Des chrétiens gallois participèrent à l’effort financier
En 1894, plusieurs familles demandèrent alors au pasteur baptiste de Morlaix, Alfred Jenkins, et à un instituteur de son église, Henri Chopin, d’y ouvrir une école protestante. Cette demande fut favorablement accueillie, mais sa concrétisation allait se heurter à bien des obstacles.
Tout le monde n’était pas favorable à l’implantation d’une école protestante dans cette Bretagne centrale dominée par l’église catholique. Ainsi, des propriétaires catholiques refusèrent de vendre des pierres pour sa construction, et le Conseil municipal de Poullaouën «répondit par un refus unanime à une demande d’en extraire sur un terrain communal».
Il fallut alors choisir d’autres matériaux de construction, et finalement ce furent des mineurs du Pays de Galles qui acceptèrent de financer l’achat et le transport de bâtiments préfabriqués en bois recouvert de tôle ondulée pour la future école.
21 élèves la première année… 130 en 1921 !
Tous les obstacles surmontés, la nouvelle école put être construite à l’automne 1897: deux bâtiments, abritant deux salles de classe, deux préaux, deux logements et… comble de confort pour l’époque, un WC.

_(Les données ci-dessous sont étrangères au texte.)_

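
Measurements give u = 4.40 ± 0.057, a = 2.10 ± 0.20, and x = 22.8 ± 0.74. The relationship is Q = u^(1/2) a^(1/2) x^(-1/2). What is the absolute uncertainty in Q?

0.0323

Q is a product of powers, so relative uncertainties combine in quadrature:
  (½·δu/u)² = (0.5×0.0130)² = 4.2e-05;  (½·δa/a)² = (0.5×0.0952)² = 0.00227;  (−½·δx/x)² = (-0.5×0.0325)² = 0.000263
δQ/Q = √(0.00257) = 0.0507
Q = 0.637, so δQ = 0.0507 × 0.637 = 0.0323.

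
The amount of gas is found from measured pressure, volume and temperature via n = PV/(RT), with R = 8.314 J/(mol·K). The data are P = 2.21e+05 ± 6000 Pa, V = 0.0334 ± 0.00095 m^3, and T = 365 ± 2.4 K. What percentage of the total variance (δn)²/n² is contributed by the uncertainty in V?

(δn/n)² = (1·δP/P)² + (1·δV/V)² + (-1·δT/T)²
  P term: (1×0.0271)² = 0.000737
  V term: (1×0.0284)² = 0.000809
  T term: (-1×0.00658)² = 4.32e-05
Total = 0.00159. Share from V = 0.000809/0.00159 = 0.509.

50.9%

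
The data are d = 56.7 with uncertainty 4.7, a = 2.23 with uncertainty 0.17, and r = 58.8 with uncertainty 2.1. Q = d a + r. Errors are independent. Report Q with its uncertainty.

Let p = d·a = 126. δp/p = √((1·δd/d)² + (1·δa/a)²) = √(0.00687 + 0.00581) = 0.113, so δp = 14.2.
Q = p + r: δQ = √(δp² + δr²) = √(203 + 4.41) = 14.4
Q = 185.

185 ± 14.4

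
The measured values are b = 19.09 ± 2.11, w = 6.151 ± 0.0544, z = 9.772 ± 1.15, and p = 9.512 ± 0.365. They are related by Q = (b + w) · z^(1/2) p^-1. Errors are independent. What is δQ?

Let u = b + w = 25.24. δu = √(δb² + δw²) = √(4.45 + 0.00296) = 2.11, so δu/u = 0.0836.
Q is then a monomial in u, z, p:
δQ/Q = √((δu/u)² + (½·δz/z)² + (-1·δp/p)²) = √(0.00699 + 0.00346 + 0.00147) = 0.109
Q = 8.295, so δQ = 0.109 × 8.295 = 0.906.

0.906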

Henri Chopin qui occupait un poste d’instituteur public à Morlaix, accepta de quitter cet emploi sûr pour venir s’installer avec son épouse, elle aussi enseignante, soutenus financièrement uniquement par des chrétiens gallois.

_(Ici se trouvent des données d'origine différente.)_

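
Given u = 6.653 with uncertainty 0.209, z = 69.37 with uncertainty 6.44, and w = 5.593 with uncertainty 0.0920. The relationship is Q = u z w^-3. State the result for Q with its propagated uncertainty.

Since Q is a product/quotient, work with relative uncertainties:
  (1·δu/u)² = (1×0.0314)² = 0.000987;  (1·δz/z)² = (1×0.0928)² = 0.00862;  (-3·δw/w)² = (-3×0.0164)² = 0.00244
δQ/Q = √(0.0120) = 0.110
Q = 2.638, so δQ = 0.110 × 2.638 = 0.289.

2.638 ± 0.289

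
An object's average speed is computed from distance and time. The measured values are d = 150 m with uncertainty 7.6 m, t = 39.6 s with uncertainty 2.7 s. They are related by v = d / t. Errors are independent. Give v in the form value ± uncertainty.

Each factor contributes (exponent × relative error)² to (δv/v)²:
  (1·δd/d)² = (1×0.0507)² = 0.00257;  (-1·δt/t)² = (-1×0.0682)² = 0.00465
δv/v = √(0.00722) = 0.0849
v = 3.79 m/s, so δv = 0.0849 × 3.79 = 0.322 m/s.

3.79 ± 0.322 m/s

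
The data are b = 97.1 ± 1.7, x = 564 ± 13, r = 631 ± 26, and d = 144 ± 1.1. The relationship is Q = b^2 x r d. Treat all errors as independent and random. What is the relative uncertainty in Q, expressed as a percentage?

For a monomial Q ∝ b^2, x, r, d, fractional errors add in quadrature:
  (2·δb/b)² = (2×0.0175)² = 0.00123;  (1·δx/x)² = (1×0.0230)² = 0.000531;  (1·δr/r)² = (1×0.0412)² = 0.00170;  (1·δd/d)² = (1×0.00764)² = 5.84e-05
δQ/Q = √(0.00351) = 0.0593

5.93%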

La première année, 21 élèves suivirent l’enseignement dispensé.
Henri Chopin prit vraiment à cœur l’éducation et ne se contenta pas de dispenser des cours quotidiens. Jusqu’en 1910, il accueillit plusieurs centaines d’enfants du Guilly et des villages d’alentour, et il prit la peine de préparer chacun au certificat d’études primaires.
Il permit aussi aux meilleurs d’entre eux, dont plusieurs devinrent enseignants, d’obtenir le brevet élémentaire en leur dispensant bénévolement des leçons supplémentaires.
En outre, il donna gratuitement des cours du soir à des adultes qui désiraient s’instruire.
Le nombre d’élèves augmenta rapidement, et en 1921, un maximum de 130 enfants fut atteint.
Henri Chopin resta douze années au Guilly. Convoqué chaque année comme examinateur des épreuves du Brevet élémentaire, il était très apprécié par les autorités académiques qui récompensèrent son dévouement en lui décernant les médailles de bronze, d’argent et de vermeil du Ministère de l’Instruction.
Les souvenirs d’une ancienne institutrice
Après son départ, d’autres poursuivirent la tâche avec beaucoup de courage. En 1924, Mlle Isabelle Ropars, dont le père était parmi ceux qui avaient œuvré pour que cette école protestante puisse naître, y entra à son tour comme institutrice.
Il y a quelques dizaines d’années, après une longue carrière, elle partageait avec un journaliste local le souvenir de tout le travail accompli.
«Chaque matin, racontait-elle avec beaucoup d’émotion, leçon de morale religieuse protestante aux enfants. Les soirs de semaine, cours de français pour les vieux bretonnants. Et le dimanche, culte dominical pour ceux qui le désiraient. Notre mission était d’éduquer. Les gens n’étaient pas obligés d’assister à l’office du dimanche. Certains continuaient d’envoyer leurs enfants à la messe catholique… Mais dès le lundi matin, on retrouvait les gamins chez nous…»
Chaque enfant doit être respecté
Pendant 35 années, et malgré une opposition parfois rude de la part des catholiques, l’école du Guilly poursuivit sa mission en Centre-Bretagne. Plus de 1000 enfants y suivirent leur scolarité de 1897 à 1932. Cette année-là, une crise profonde toucha les mines de charbon du Pays de Galles, et les chrétiens gallois durent se résigner à arrêter cette aide financière fidèle qui avait permis d’accueillir gratuitement tant de jeunes Bretons.
L’école du Guilly fut alors confiée à des enseignants laïcs. Mais encore aujourd’hui, tant de décennies après, les anciens de ce village breton se souviennent avec reconnaissance de ces hommes et femmes de foi qui se sont dévoués pour éduquer les enfants du pays, et qui leur annoncèrent aussi l’Evangile avec une grande délicatesse et un grand respect de la liberté de choix de chacun.